Your EPC inspector is an idiot..Get another one done and make sure you're present, or have a builder present to advise plus have a ring around some of the EPC companies and talk through your problem you will eventually find a more experienced inspector who has a better understanding and who will take a view..Many of the younger inspectors I've come across have no build or construction knowledge or natural background in building and should be treated as ill informed. Note any 2007 conversion would have included comprehensive energy calcs and thermal insulation thus would not have passed BR without it, have a look at the planning portal and see what BR info is there...Print off your previous expired EPC and ask the current one to comment before you use some choice words..

David Price

2:44 AM, 6th February 2020
About 9 months ago

Reply to the comment left by JohnCaversham at 05/02/2020 - 21:21
The EPC assessor is okay, the problem is the government which has moved the goal posts and changed the rules. The problem is an unheated but well insulated corridor, the solution is to put a heater in the corridor but of course never to switch it on.

Jireh Homes

2:19 AM, 8th February 2020
About 9 months ago

Reply to the comment left by John Dace at 04/02/2020 - 09:34
Hi John - be glad you are not a residential home-owner in Scotland, where the proposal is that ALL owner-occupied homes have Band C as minimum EPC rating at point of sale or major refurbishment effective 2025!!!

Jireh Homes

2:30 AM, 8th February 2020
About 9 months ago

A potential alternative to some of the evidence stated above is dated photographic evidence of conversion in 2007, using the logic that the insulation requirements of Building Regulations would have been applied.
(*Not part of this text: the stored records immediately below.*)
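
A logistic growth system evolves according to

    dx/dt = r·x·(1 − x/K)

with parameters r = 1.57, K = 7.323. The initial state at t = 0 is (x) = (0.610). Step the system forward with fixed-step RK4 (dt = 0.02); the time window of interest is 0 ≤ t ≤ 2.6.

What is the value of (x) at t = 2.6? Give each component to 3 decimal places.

t=0.000: state=(0.610)
step 1 (dt=0.02): k1=(0.878), k2=(0.889), k3=(0.890), k4=(0.901); state += dt/6·(k1+2k2+2k3+k4)
t=0.020: state=(0.628)
t=0.040: state=(0.646)
t=0.060: state=(0.665)
continuing one RK4 step at a time; state shown every 5 steps (Δt=0.1):
t=0.100: state=(0.704)
t=0.200: state=(0.810)
t=0.300: state=(0.930)
t=0.400: state=(1.065)
t=0.500: state=(1.217)
t=0.600: state=(1.384)
t=0.700: state=(1.569)
t=0.800: state=(1.771)
t=0.900: state=(1.991)
t=1.000: state=(2.226)
t=1.100: state=(2.477)
t=1.200: state=(2.740)
t=1.300: state=(3.014)
t=1.400: state=(3.296)
t=1.500: state=(3.582)
t=1.600: state=(3.869)
t=1.700: state=(4.154)
t=1.800: state=(4.433)
t=1.900: state=(4.702)
t=2.000: state=(4.960)
t=2.100: state=(5.204)
t=2.200: state=(5.433)
t=2.300: state=(5.644)
t=2.400: state=(5.839)
t=2.500: state=(6.016)
t=2.600: state=(6.176)

(x) = (6.176)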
Try looking at Google Earth which may show earlier historical images.

David Price

5:38 AM, 8th February 2020
About 9 months ago

Reply to the comment left by Jireh Homes at 08/02/2020 - 02:30
I tried this with the flat roof insulation and the photgraphs, nearly 100 taken at the time the roof was insulated (Late 90's), were rejected as all photographic evidence had to be less than 3 months old. The building was assumed to be as built in the 60's and all the top floor flats were given poor EPC's.

This is an ongoing battle.

reader

17:45 PM, 8th February 2020
About 9 months ago

The question is how to you need to interact with your EPC assessor? My route is to build a business relationship with him and ask him to undertake a preliminary assessment. You can find out what routes you need to take to hit that magic E.

You can also work out the cost of improvements v benefits obtained. I recently hit an E by installing a £89 heater with a thermostat, timer and fan from Argos. I could have used expensive night storage heaters at £800 each but my conversation with the assessor saved me a fortune.